Is Animation Ready for the Big Screen?

So it wasn’t as if Disney was doing this to be the very first company to make a feature-length animated film, but animation just wasn’t doing very well on the big screen. While little segments like the Silly Symphonies were popular enough, the longest were ten minutes. In preparation for Snow White and practice animating more humanoid figures, Disney even made their own nine minute short, Goddess of Spring, which definitely highlighted a good number of things they’d need to work on—like not making people’s arms out of jello—but it was also that… no one could imagine enduring something like Silly Symphonies for a full ninety minutes. It would get boring (valid) and some people worried that animation would be bad for your eyes over long stretches of time. As someone who has watched the entirety of The Adventures of Prince Achmed, I can vouch for most of these worries at least having some root in reality.

Live Action Material

So that’s the real sticking point of why Snow White was so determined to work like a live action movie. It wanted to be the first feature length animated film that made money and that people liked.

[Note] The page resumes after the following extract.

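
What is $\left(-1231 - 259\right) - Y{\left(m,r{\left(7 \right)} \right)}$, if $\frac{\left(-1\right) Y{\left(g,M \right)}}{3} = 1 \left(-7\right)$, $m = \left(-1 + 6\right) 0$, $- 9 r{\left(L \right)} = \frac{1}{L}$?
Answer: $-1511$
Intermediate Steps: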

From the very first shot, Snow White makes effort to prove it’s ‘not like other animation’ and is trying to be more serious and more cinematique than the short animations at the time. The opening scene is a live action book of fairy tales opening to frame the story, and then as we open to a large landscape scene of a forest, hill, and castle up above… we zoom in towards the castle.

From the very beginning, the moving camera starts working hard at making Snow White just as dynamic as a live action film would be able to. They even filmed people acting out some of the scenes and then drew overtop those images to get the movement accurate in a process called rotoscoping.

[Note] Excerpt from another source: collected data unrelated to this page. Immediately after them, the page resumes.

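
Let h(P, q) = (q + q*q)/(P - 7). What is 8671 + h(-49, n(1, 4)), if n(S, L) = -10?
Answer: 242743/28 ≈ 8669.4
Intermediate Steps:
h(P, q) = (q + q²)/(-7 + P)
8671 + h(-49, n(1, 4)) = 8671 - 10*(1 - 10)/(-7 - 49) = 8671 - 10*(-9)/(-56) = 8671 - 10*(-1/56)*(-9) = 8671 - 45/28 = 242743/28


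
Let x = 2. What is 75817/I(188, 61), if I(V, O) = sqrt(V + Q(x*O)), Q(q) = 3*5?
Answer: 10831*sqrt(203)/29 ≈ 5321.3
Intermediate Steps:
Q(q) = 15
I(V, O) = sqrt(15 + V) (I(V, O) = sqrt(V + 15) = sqrt(15 + V))
75817/I(188, 61) = 75817/(sqrt(15 + 188)) = 75817/(sqrt(203)) = 75817*(sqrt(203)/203) = 10831*sqrt(203)/29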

Nowadays, people tend to agree that one advantage of animation is you can do things with it that you couldn’t do with live action, like the climax of Into the Spiderverse as multiple universes collide, or the dynamic fight scenes and aliens of Steven Universe.

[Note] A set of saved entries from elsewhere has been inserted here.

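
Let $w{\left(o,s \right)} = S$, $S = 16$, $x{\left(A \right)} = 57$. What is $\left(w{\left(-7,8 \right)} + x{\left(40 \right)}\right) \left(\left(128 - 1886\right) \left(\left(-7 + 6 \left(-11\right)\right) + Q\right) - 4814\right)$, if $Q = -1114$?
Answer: $151981036$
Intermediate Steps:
$w{\left(o,s \right)} = 16$
$\left(w{\left(-7,8 \right)} + x{\left(40 \right)}\right) \left(\left(128 - 1886\right) \left(\left(-7 + 6 \left(-11\right)\right) + Q\right) - 4814\right) = \left(16 + 57\right) \left(\left(128 - 1886\right) \left(\left(-7 + 6 \left(-11\right)\right) - 1114\right) - 4814\right) = 73 \left(- 1758 \left(\left(-7 - 66\right) - 1114\right) - 4814\right) = 73 \left(- 1758 \left(-73 - 1114\right) - 4814\right) = 73 \left(\left(-1758\right) \left(-1187\right) - 4814\right) = 73 \left(2086746 - 4814\right) = 73 \cdot 2081932 = 151981036$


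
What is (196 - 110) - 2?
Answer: 84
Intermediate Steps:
(196 - 110) - 2 = 86 - 2 = 84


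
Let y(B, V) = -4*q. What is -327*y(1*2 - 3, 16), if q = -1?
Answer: -1308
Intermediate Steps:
y(B, V) = 4 (y(B, V) = -4*(-1) = 4)
-327*y(1*2 - 3, 16) = -327*4 = -1308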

That was not a thing at the time. People were still discovering cinema and film in rapidly new ways, learning what shots made people feel and what power adding sound and background music would do. In its own way, Snow White was the first large-scale medium blending in cinema, and its success allowed people to start to think about the larger abilities of animation as a film medium.

Beginning of Possibilities

Animation now is able to experiment without expecting to fail simply because it is animation. How to Train Your Dragon (2010) went back to these roots of ‘realism’ with lighting that would mimic how a live action film would look, obscuring painfully rendered background details with shadows, while ParaNorman (2012) mixed stop-motion animation and CGI to create an uncanny lightning effect that was both physical and digital at the same time–and you don’t get more practical effects than physically printing out each twitch of a contorting face to photograph.

The Disney corporation since Walt’s passing may not be what we’d always necessarily hope it would be–whether it’s burying Walt Disney’s friendship with Osama Tezuka to change Kimba to Simba in The Lion King or attempting to copyright ‘Dia de los Muertos’ after releasing Coco–but its first motion picture did what the attempts before hadn’t been able to, and 1937, the year Snow White didn’t fail, marked the beginning of possibilities for full length animated motion pictures.

Cookie Carnival https://m.youtube.com/watch?v=DPwt0ZGLlMs


[1] Barrier, Michael (1999). Hollywood Cartoons: American Animation in Its Golden Age. New York.: Oxford University Press. ISBN 0-19-516729-5.